315. The great (Robusta) debate
Over the past few months, a debate over the state of the market has raged between people with very different visions of how that market will evolve into the future. The tenor of the debate has been respectful, but charged, marked by references to class warfare, crony capitalism, core values and special interests.
I am not talking about the Obama-Romney debates or the bruising campaign for the U.S. presidency. I am talking about the latest chapter in the great Robusta debate.
A long-standing discussion of the role of Robusta coffees in the U.S. specialty market has intensified in recent weeks, thanks mostly to a pair of pointed and polarizing editorials in Coffee Talk magazine.
Coffee Talk is widely read in specialty coffee circles. Its publishers, Kerri and Miles Small, are well-known and highly regarded members of the industry. They are also stridently anti-Robusta.
- The View from Coffee Talk, take 1
Coffee Talk is a monthly publication. Each issue features a column authored by the publishers under the title “The View.” In their September 2012 editorial, the authors roundly reject the idea of specialty Robusta, inviting colleagues to close ranks around the Arabica coffees that have been at the heart of the specialty enterprise for 40 years. The article closes with this call to arms: “Let’s keep Robusta out of Specialty Coffee.”
The authors defend the Arabica gold standard in a line of argument that has become familiar in specialty coffee. They suggest that the quality standards specialty coffee has worked to hard to build and defend over the past few decades will be compromised if the specialty community embraces the very Robusta coffees from which it has worked to distance itself. They further suggest that everyone along the chain, from farmers to cafés, will stand to lose out if the specialty market is breached by Robusta. And they ascribe lots of unflattering motives to both the authors of the fine Robusta quality standards and the companies that would avail themselves of R-certified coffees.
- 12 Angry Roasters
The anti-Robusta argument Coffee Talk advances in its September editorial reflects a broad current of opinion in specialty coffee that regards with extreme skepticism — if not outright hostility — the very idea of fine Robusta. There was, however, at least one prominent and thoughtful rejoinder. In a piece titled “12 Angry Roasters – The Trial by Media for Fine Robusta,” noted coffee consultant Andrew Hetzel takes issue with the Coffee Talk editorial and speaks up for the fine Robusta project on scientific, market-based and humanitarian grounds. He argues that Robusta’s genetic composition makes it more adaptive than Arabica and so genetically diverse that we still don’t know what it is capable of in the cup (scientific); he pushes back against the argument that quality-based separation of R-graded Robustas represents a quality compromise that will sink specialty coffee (market); and he argues that Robusta farmers have just as much right to a sustainable livelihood as Arabica growers, pointing out that the line between the two groups may blur over time in the context of climate change — Arabica farmers at lower elevations may be converting to Robusta as both temperatures and the optimal elevations for Arabica production climb (humanitarian). Andrew frames his argument as an open letter to Coffee Talk’s publishers and invites them to print it in their October issue. They did, along with an assertive defense of their position.

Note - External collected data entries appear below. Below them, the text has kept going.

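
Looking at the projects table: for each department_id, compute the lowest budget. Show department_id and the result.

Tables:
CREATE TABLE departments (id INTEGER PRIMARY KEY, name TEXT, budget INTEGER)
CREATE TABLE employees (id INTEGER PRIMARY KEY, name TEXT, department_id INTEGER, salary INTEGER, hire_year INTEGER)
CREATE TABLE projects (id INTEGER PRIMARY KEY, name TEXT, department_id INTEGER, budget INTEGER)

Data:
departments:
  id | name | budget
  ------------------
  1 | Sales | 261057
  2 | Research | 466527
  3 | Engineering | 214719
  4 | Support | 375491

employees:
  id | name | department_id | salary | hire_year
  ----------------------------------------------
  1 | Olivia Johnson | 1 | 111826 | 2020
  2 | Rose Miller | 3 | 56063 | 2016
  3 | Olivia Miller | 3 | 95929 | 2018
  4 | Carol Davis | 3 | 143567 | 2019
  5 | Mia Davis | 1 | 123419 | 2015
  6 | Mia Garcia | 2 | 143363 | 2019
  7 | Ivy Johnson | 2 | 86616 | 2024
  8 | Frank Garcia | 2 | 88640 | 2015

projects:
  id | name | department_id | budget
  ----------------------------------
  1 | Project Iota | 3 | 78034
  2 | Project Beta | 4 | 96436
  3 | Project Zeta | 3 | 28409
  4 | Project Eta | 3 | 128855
SELECT department_id, MIN(budget) AS min_budget FROM projects GROUP BY department_id

Execution result:
department_id | min_budget
3 | 28409
4 | 96436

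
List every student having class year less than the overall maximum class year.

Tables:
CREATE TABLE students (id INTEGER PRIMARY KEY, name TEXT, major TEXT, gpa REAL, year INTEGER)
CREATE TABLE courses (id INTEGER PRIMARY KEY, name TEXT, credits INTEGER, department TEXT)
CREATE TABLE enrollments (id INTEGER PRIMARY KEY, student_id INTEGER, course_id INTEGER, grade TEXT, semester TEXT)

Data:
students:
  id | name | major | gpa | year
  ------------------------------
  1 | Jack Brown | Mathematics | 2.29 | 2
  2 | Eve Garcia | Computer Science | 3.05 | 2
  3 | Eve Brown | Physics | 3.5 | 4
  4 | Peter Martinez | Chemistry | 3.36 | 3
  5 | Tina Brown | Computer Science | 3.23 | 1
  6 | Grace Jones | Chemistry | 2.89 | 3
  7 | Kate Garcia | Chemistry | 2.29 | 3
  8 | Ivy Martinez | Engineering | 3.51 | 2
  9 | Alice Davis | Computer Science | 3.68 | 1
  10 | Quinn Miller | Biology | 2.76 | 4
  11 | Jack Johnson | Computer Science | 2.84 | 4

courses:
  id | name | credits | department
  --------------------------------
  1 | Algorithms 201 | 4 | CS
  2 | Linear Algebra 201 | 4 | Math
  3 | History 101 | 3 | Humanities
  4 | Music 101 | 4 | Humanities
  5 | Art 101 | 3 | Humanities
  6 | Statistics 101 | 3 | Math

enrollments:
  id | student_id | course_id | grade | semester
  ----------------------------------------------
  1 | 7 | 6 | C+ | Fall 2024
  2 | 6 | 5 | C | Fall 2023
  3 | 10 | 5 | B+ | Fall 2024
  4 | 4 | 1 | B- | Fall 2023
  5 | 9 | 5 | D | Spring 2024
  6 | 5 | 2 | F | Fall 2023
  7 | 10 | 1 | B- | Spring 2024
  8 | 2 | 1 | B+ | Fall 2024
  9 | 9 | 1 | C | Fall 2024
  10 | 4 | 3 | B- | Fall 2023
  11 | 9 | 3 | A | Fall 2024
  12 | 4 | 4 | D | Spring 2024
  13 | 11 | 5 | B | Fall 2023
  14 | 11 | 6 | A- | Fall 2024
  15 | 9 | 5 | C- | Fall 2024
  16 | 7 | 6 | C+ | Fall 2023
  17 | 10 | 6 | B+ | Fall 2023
SELECT name, year FROM students WHERE year < (SELECT MAX(year) FROM students)

Execution result:
name | year
Jack Brown | 2
Eve Garcia | 2
Peter Martinez | 3
Tina Brown | 1
Grace Jones | 3
Kate Garcia | 3
Ivy Martinez | 2
Alice Davis | 1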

- The View from Coffee Talk, take 2
In the October edition of The View, Coffee Talk’s publishers double down on their opposition to specialty Robusta and defend themselves against charges of “class warfare.” More accurately, they proudly embrace the accusation, provided it refers to relentless pursuit of continuous improvement of quality and differentiation from commercial-grade coffee.
They go on to deconstruct the scientific, market and humanitarian justifications for specialty Robusta that Andrew offers in his “12 Angry Roasters” letter. Scientific: Turning the point about Robusta genetics against the fine Robusta project, the authors focus less on Robusta’s adaptive capacity than its genetic limitations, citing harsh quality reviews of Robusta issued by some of the leading names in specialty coffee. Market: the authors suggest there is no market for fine Robusta besides commercial roasters who want cheap access to “specialty” beans for their inventory and “specialty” language for their marketing. Humanitarian: the authors believe specialty Robusta will not benefit farmers. In summation, Coffee Talk makes a provocative suggestion: the fine Robusta enterprise is designed by and for a small group of elite quality consultants who will use other people’s money to implement an R project that benefits commercial coffee roasters at the expense of the specialty brand.